One, which also happens to be in Tennessee but was not connected to the recent hub, is the earlier cosponsor to the Department of Defense, a 3-D printing hub in Ohio. And we have a manufacturing – a 3-D manufacturing demonstration facility at our Oak Ridge Laboratory. They have partnered with a community college, Pellissippi, in terms of certificate of degree programs in 3-D printing, with access to our demonstration facilities. So trying to build this workforce for energy is a big, big focus of ours, and again, very much integrated with the President’s larger initiative in terms of community colleges.

And by the way, I forgot to say, if I go back to that question of the natural gas distribution infrastructure in urban environments, and our hopes to be able to help accelerate some of that replacement, again, for both safety and climate reasons, I should have said that the anticipation is we’re talking about, like, 85,000 construction jobs that we have under our program. So this is not – this is not small. So it’s a big deal.

On the community colleges and colleges, I will just mention one last effort that we announced last Thursday with a consortium of 13 HBCUs, and that was we provided $25 million to establish a program on developing cybersecurity professionals. A cybersecurity workforce is highly desired, shall we say. The jobs are growing just incredibly fast, and we can’t keep up. And certainly in the Department of Energy, we have three major reasons for needing cybersecurity professionals. One is, just like any big organization, you know, personal information, financial information needs to be protected. Secondly, we have a large national security responsibility with lots of national security information to protect. And third, we work with the private sector, with utilities, in terms of protecting the grid against cyberattacks.

We can’t go into detail, but you all know this is – these attacks are growing in volume and in sophistication very, very dramatically. It’s not an area where you can stand still; constantly got to be ahead of the black hats. And so, again, we are looking at a whole variety of job-training programs. And these are focused, again, in colleges, but also in community colleges, which would be in many of your – of your communities.

So I think I will just end by turning to climate. Again, the President last night mentioned the climate challenge. In many cases, the issues of resilience that I mentioned earlier are related to climate in the sense of the anticipated increase in extreme weather that we will see as this – as one of the risks. But of course, a major part is also on the mitigation side – moving to clean energy, moving to energy efficiency. And there this is a critical year, in our view.

As you all know, the meeting in Paris in December is viewed as kind of the critical opportunity for international engagement in addressing climate. The President and President Xi of China in October – again, I’m sure as you all know – made an announcement that really was very, very significant in terms of really eliciting the first commitment by China to its responsibility for addressing carbon emissions, for taking on a pretty aggressive goal for non-fossil energy by 2030. That commitment has, in turn, changed the international dialogue in a very, very substantial way, whether it’s domestically or internationally. The argument that China isn’t doing anything no longer works. So I can’t say how it will turn out, but we’re going to be working very, very hard this year to go to Paris with ambition and the intent to come away with a real uplifted international commitment.

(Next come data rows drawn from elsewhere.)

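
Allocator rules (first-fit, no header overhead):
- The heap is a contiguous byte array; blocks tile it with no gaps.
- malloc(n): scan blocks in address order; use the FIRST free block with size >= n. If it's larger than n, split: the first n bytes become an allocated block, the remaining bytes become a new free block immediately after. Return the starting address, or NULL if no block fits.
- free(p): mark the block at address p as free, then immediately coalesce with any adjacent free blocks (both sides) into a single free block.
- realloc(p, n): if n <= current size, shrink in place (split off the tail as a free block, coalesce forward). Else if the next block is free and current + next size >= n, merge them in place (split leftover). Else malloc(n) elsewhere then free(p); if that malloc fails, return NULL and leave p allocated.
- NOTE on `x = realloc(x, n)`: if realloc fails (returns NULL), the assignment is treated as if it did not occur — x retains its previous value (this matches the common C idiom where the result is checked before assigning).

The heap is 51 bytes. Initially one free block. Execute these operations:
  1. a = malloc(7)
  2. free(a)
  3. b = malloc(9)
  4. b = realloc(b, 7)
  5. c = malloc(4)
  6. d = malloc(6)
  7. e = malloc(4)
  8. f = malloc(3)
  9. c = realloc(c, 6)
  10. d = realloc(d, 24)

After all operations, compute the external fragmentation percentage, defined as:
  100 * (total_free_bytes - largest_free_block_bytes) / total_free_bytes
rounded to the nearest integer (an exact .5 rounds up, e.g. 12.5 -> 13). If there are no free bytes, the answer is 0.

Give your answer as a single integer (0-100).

Answer: 16

Derivation:
Op 1: a = malloc(7) -> a = 0; heap: [0-6 ALLOC][7-50 FREE]
Op 2: free(a) -> (freed a); heap: [0-50 FREE]
Op 3: b = malloc(9) -> b = 0; heap: [0-8 ALLOC][9-50 FREE]
Op 4: b = realloc(b, 7) -> b = 0; heap: [0-6 ALLOC][7-50 FREE]
Op 5: c = malloc(4) -> c = 7; heap: [0-6 ALLOC][7-10 ALLOC][11-50 FREE]
Op 6: d = malloc(6) -> d = 11; heap: [0-6 ALLOC][7-10 ALLOC][11-16 ALLOC][17-50 FREE]
Op 7: e = malloc(4) -> e = 17; heap: [0-6 ALLOC][7-10 ALLOC][11-16 ALLOC][17-20 ALLOC][21-50 FREE]
Op 8: f = malloc(3) -> f = 21; heap: [0-6 ALLOC][7-10 ALLOC][11-16 ALLOC][17-20 ALLOC][21-23 ALLOC][24-50 FREE]
Op 9: c = realloc(c, 6) -> c = 24; heap: [0-6 ALLOC][7-10 FREE][11-16 ALLOC][17-20 ALLOC][21-23 ALLOC][24-29 ALLOC][30-50 FREE]
Op 10: d = realloc(d, 24) -> NULL (d unchanged); heap: [0-6 ALLOC][7-10 FREE][11-16 ALLOC][17-20 ALLOC][21-23 ALLOC][24-29 ALLOC][30-50 FREE]
Free blocks: [4 21] total_free=25 largest=21 -> 100*(25-21)/25 = 400/25 = 16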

Clearly, cities are critical. Mayors have been very, very much in the lead, as you all know. We’re very grateful for that. And in this year, again, the opportunity to work more together in this direction would be much, much appreciated. In fact, I should have said, in the China agreement as well, one part which, frankly, still needs to be developed much more was a focus on cities and city-to-city relationships. And so that really is a very, very crucial, crucial part of the approach.

So I think those are just some random remarks. And I’d be happy to spend a little time with some questions.